Time Waits for No Man … But Don’t Underestimate Illinois Politics

Time waits for no man but don’t underestimate Illinois politics

Baseball is one sporting event that doesn’t use a clock to regulate the length of its games. Ironically, it was a clock that was very much at the heart of one of Baseball’s most dramatic moments.

The date was June 30, 1988. The Chicago White Sox wanted a new stadium to replace the run-down Cominsky Park. The team’s owner, Jerry Reisendorf, negotiated with Illinois officials on a plan that will provide the funding to build a new stadium, but negotiations seemed to be stalling.

In hopes of moving things along, Reisendorf opened negotiations with officials of St. Petersburg and Tampa, Florida, who desperately wanted a professional baseball team of their own. They agreed to put up the money if Illinois failed to act.
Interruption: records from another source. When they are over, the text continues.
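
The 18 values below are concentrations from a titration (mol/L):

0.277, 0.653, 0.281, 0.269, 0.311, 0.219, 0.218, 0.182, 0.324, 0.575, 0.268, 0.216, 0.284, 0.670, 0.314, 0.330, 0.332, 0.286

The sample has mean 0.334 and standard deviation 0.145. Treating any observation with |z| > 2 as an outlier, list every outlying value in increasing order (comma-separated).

Cutoffs at x̄ ± 2s: 0.334 ± 2·0.145 = [0.044, 0.624].
0.653: z = 2.20, |z| > 2 → outlier.
0.670: z = 2.32, |z| > 2 → outlier.
Every other value lies within [0.044, 0.624].

0.653, 0.670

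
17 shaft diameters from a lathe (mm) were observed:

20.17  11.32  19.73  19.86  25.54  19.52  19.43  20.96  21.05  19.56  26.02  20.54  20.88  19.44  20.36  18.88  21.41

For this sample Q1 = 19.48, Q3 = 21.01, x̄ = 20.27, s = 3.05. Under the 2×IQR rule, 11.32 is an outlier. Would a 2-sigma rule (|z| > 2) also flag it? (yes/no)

z = (11.32 − 20.27) / 3.05 = -2.93.
|z| = 2.93 > 2.

yes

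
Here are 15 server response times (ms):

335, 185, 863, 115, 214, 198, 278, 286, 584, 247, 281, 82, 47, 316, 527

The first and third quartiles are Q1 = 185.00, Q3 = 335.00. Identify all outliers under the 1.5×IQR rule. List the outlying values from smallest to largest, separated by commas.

584, 863

IQR = Q3 − Q1 = 335.00 − 185.00 = 150.00.
Lower fence = Q1 − 1.5·IQR = 185.00 − 225.00 = -40.00.
Upper fence = Q3 + 1.5·IQR = 335.00 + 225.00 = 560.00.
584 > 560.00 → outlier.
863 > 560.00 → outlier.
All remaining values lie within [-40.00, 560.00].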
The big day was June 30. By law, the Illinois legislature had to finalize all legislation relating to the fiscal year before adjourning that day.  The Senate had already approved the $200 million bill, but the proposal was still a couple of votes short in the House.

As midnight approached the intensity of negotiations reached a fever pitch. Supporters in St. Petersburg gathered and prepared to celebrate the stroke of midnight, which would usher in a new chapter for professional sports in Florida. Meanwhile, back in Springfield, Illinois, some of the most intense political lobbying in recent memory was going on. Governor Jim Thompson personally came to the floor of the House to persuade representatives to support the bill.
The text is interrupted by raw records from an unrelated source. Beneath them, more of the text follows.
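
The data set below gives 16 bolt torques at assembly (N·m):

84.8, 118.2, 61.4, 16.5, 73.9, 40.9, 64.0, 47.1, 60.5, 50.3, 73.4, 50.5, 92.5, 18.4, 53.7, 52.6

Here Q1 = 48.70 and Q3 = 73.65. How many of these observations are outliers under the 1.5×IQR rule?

IQR = 24.95; fences at 48.70 − 37.425 = 11.275 and 73.65 + 37.425 = 111.075.
Outside the cutoffs: 118.2.

1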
The clock continued to tick, and in St. Petersburg it took on an atmosphere akin to New Year’s Eve, as celebrants prepared for the final countdown to midnight and the ensuing celebration.  With less than a minute to go before the mandatory adjournment of the House, the Florida celebrants started popping the corks from the champagne bottles, in preparation for the midnight toast.

Meanwhile, House Speaker Mike Madigan decided that if time wasn’t on his side, he could figuratively shoot the messenger, so he gave the order to unplug the chamber’s clock — seconds before midnight. While the champagne flowed in Florida in the opening moments of July 1, as far as the House of Representatives of Illinois was concerned, it was still June 30.

Several minutes later — who can say how long, when time has stopped? — Thompson secured the necessary votes. Speaker Madigan called for the question, and the White Sox bill passed by one vote. Madigan then ordered the clock restarted and declared that since the hour of midnight had arrived, this session of the Illinois House of Representatives was adjourned.

The folks in Florida never knew what hit them. They simply hadn’t considered the power of Illinois politics to transcend space and time.